Waitara

The first port in Taranaki to engage in international trade was Waitara, in 1823, when the barque William Stoveld anchored in the river mouth and traded with the Maori.

With the establishment of the freezing works in 1872 the river port became even more important to the Province. However the river has a bar at its entrance which can only be crossed at high tide. With the development of a breakwater at the port in New Plymouth, and the railway to New Plymouth the Waitara port quickly became unimportant.

Construction of a railway line between Waitara and New Plymouth began in August 1873. By the time the line opened on 14 October 1875, the town had a harbour board, two printing houses, a soap and candle factory, an iron foundry, a boat-building yard, two breweries, a wool-scouring plant and a tannery.

From 1887 the economy of Waitara became dependent on the frozen meat trade–first to Great Britain and since the creation of the European Common Market, to Asian countries. Except for some very early shipments from Waitara, frozen meat was transported to the port of New Plymouth by rail.

In 1902 Thomas Borthwick and Sons (Australasia) Ltd, a subsidiary of a UK company, bought the Waitara Freezing and Cold Storage Company plant at Waitara. Until 1998, the freezing works employed between 1000 and 1500 workers, by far the largest employer in a town with a population of between 3000 and 5000. In 1990, Borthwicks sold the Waitara works to AFFCO Holdings.

In 1995 AFFCO closed the Waitara works with the consequent severe loss of employment in the town. The shutdown followed the closure of a Swanndri clothing factory, a small-scale but locally significant Subaru car assembly plant and a wool scouring plant. The number of registered unemployed in the town rose from 700 to 1000, helping to boost the unemployment rate for the Taranaki region, which includes New Plymouth and Waitara, to 9.8 percent, compared with the national average of 6.7 percent.

ANZCO Foods Group subsequently built a plant to manufacture small goods such as salami, sausages and hamburger patties on the site of the freezing works. However, AFFCO went to court to enforce a 20-year encumbrance which restricts meat processing and associated activities on the site. It succeeded in both the High Court and the Court of Appeal in preventing the new plant from opening, although an ANZCO subsidiary was allowed to continue using freezer and cool store facilities there. The two companies are said to have reached an agreement. ANZCO now operates from the site, and has become one of the major employers in the township.

Although the freezing works had been the economic backbone of Waitara, for over 75 years the plants had discharged blood, waste and effluent from the slaughter houses, chains and tanneries directly into the Waitara River, less than 3 km from the sea, well within the tidal zone.

Even after an ocean outfall was built in collaboration with the town council’s sewerage system, at Waitangi Tribunal hearings in Waitara, local Maori gave evidence that they had “…historic associations with the coastline in this area and depend upon the sea resources to provide them with the diet to which they have been accustomed for many centuries…..thus the contamination of one reef would deprive hapu which customarily was entitled to the sea food from the reef”.

Two large petrochemical plants are now the most important industrial activity in Waitara.
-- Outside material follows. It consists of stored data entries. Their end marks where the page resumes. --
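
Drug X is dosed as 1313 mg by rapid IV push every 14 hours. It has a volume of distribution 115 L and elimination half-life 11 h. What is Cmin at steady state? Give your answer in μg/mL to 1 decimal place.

8.1 μg/mL

τ/t½ = 14/11 ≈ 1.2727, so fraction remaining f = (1/2)^(14/11) ≈ 0.4139.
Accumulation ratio R = 1/(1 − f) ≈ 1/0.5861 ≈ 1.7062.
Single-dose peak C₀ = D/Vd = 1313/115 ≈ 11.417 μg/mL.
Cmax,ss = C₀/(1 − f) ≈ 11.417/0.5861 ≈ 19.480 μg/mL.
Steady-state trough Cmin,ss = Cmax,ss·f ≈ 19.480 × 0.4139 ≈ 8.063 μg/mL.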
The Waitara Valley plant is dedicated to production of methanol from natural gas (about 1500 tonnes per day). The Motunui plant, originally designed to produce synthetic petrol from methanol was modified to produce chemical grade methanol for export.

The high cost of synthetic petrol production and low market prices made the process uneconomical at the time. Motunui has the two largest wooden structures in the southern hemisphere and they are only exceeded in size, anywhere in the world, by the Buddhist temple Tōdai-ji in Nara, Japan. The Motunui plant was closed in December 2004, and restarted in 2008. An onshore production facility for the Pohokura oilfield has been built immediately adjacent to it.

The town continues to be a service center for the farming sector, particularly to the north and northeast.

Farming in the Waitara catchment includes dairying, beef cattle for meat, sheep for both meat and wool, fruit—mainly kiwifruit—other horticulture including tree and shrub nurseries, and poultry for meat and eggs.

History: Waitara was the site of the outbreak of the Taranaki Wars in 1860 following the attempted purchase of land for English settlers from its Māori owners. Disputes over land that was subsequently confiscated by the Government continue to this day.

The commonly accepted meaning of the name Waitara is “mountain stream”, though Maori legend also states that it was originally Whai-tara—”path of the dart”. In 1867 the settlement was named Raleigh, after Sir Walter Raleigh. It reverted to its former name with the establishment of the borough of Waitara in 1904.